Between 1999 and 2015, over 100,000 of Borneo’s orangutans were lost as a consequence of habitat loss and fragmentation, poaching, and wildlife trafficking. Without action to stem the decline, it is reckoned that by 2025, 82% of the population will be extinct. The goal of IAR Indonesia is to prevent the disappearance of these great apes and other unique species that inhabit Borneo, among them the proboscis monkey and the clouded leopard, through a conservation program in the Bukit Baka Bukit Raya National Park, occupying 200,000 hectares of tropical rainforest of immense conservation value. “This zone is known as the heart of Borneo,” Llano points out. “It is an area supremely rich in biodiversity, with many plants and animals found nowhere else. If they go extinct here, they disappear from the face of our planet.”
After graduating in veterinary medicine from the University of León, Llano, who admits to a lifelong love of “all animals, but especially wildlife,” took the decision in 2003 to move to Indonesia to take part in a volunteer scheme for the rescue and recovery of orangutans. “It was planned to be just a short trip,” she recalls, “but it changed my whole life, as I chose to devote myself completely to the program.” Three years later, she and her husband Argitoe Ranting – an Indonesian also involved in the protection of these primates – founded a local NGO which in 2007 concluded a collaboration agreement with International Animal Rescue, an international organization engaged in conservation work with threatened species in six countries. Today, the IAR Indonesia Foundation that Llano leads has 250 people working in biodiversity conservation in Borneo.

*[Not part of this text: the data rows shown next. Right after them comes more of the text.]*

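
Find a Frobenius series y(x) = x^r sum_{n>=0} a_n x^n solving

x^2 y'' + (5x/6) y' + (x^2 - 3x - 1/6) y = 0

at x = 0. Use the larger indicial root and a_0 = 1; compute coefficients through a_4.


Write in Frobenius form y'' + (p(x)/x) y' + (q(x)/x^2) y = 0:
  p(x) = 5/6,  q(x) = x^2 - 3x - 1/6.
Indicial equation: r(r-1) + (5/6) r + (-1/6) = 0 -> roots r_1 = 1/2, r_2 = -1/3.
Take r = r_1 = 1/2. Let y(x) = x^r sum_{n>=0} a_n x^n with a_0 = 1.
Substitute y = x^r sum a_n x^n and match x^{r+n}. The recurrence is
  D(n) a_n - 3 a_{n-1} + 1 a_{n-2} = 0,  where D(n) = (r+n)(r+n-1) + (5/6)(r+n) + (-1/6).
  a_n = [3 a_{n-1} - 1 a_{n-2}] / D(n).
Since the indicial polynomial factors as (r - r_1)(r - r_2), D(n) = (r_1 + n - r_1)(r_1 + n - r_2) = n(n + 5/6).
Evaluating step by step (a_0 = 1):
  n = 1: D(1) = 1(1 + 5/6) = 11/6; numerator = 3(1) = 3; a_1 = (3)/(11/6) = 18/11
  n = 2: D(2) = 2(2 + 5/6) = 17/3; numerator = 3(18/11) - 1(1) = 43/11; a_2 = (43/11)/(17/3) = 129/187
  n = 3: D(3) = 3(3 + 5/6) = 23/2; numerator = 3(129/187) - 1(18/11) = 81/187; a_3 = (81/187)/(23/2) = 162/4301
  n = 4: D(4) = 4(4 + 5/6) = 58/3; numerator = 3(162/4301) - 1(129/187) = -2481/4301; a_4 = (-2481/4301)/(58/3) = -7443/249458

r = 1/2; a_0 = 1; a_1 = 18/11; a_2 = 129/187; a_3 = 162/4301; a_4 = -7443/249458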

“Our project uses a holistic approach,” its director explains. “Initially we confined ourselves to the rescue and reintroduction of orangutans displaced by habitat loss and fragmentation, but we later realized that these efforts would come to nothing if we didn’t lend support to local communities, who were still resorting to illegal logging because they had no other way to make a living.”
Since its creation, IAR has restored to the forest 46 rescued orangutans that have successfully readapted to life in the wild. But furthermore, the organization that Llano heads has launched a support program focused on the healthcare, education and employment of local indigenous communities as a way to halt deterioration of the ecosystem that sustains the great apes. “In rich countries,” she explains, “we suffer a disconnect that blinds us to the reality of these communities. They, by contrast, lack even the bare essentials and the conservation of nature is a luxury, because they face hardship on a daily basis and their first priority is to preserve themselves.” Thanks to her organization’s efforts, some 70 local people once engaged in illegal logging now work for IAR in the rescue and recovery of orangutans.
“These animals never cease to amaze me,” says Llano. The Spanish vet and her team have been privileged to observe orangutan mothers teaching their young in what she calls “the forest school”: proof that these primates have a culture, in the sense that knowledge is transmitted from generation to generation. “The infants learn by imitation what can or cannot be eaten, their mothers or other adults teach them about the dangers of the forest, such as reptiles, and they are even instructed on how to make a bed out of branches and leaves.” For all these reasons, says Llano, “not respecting orangutans is almost like not respecting our own species, because of how close they are to us.”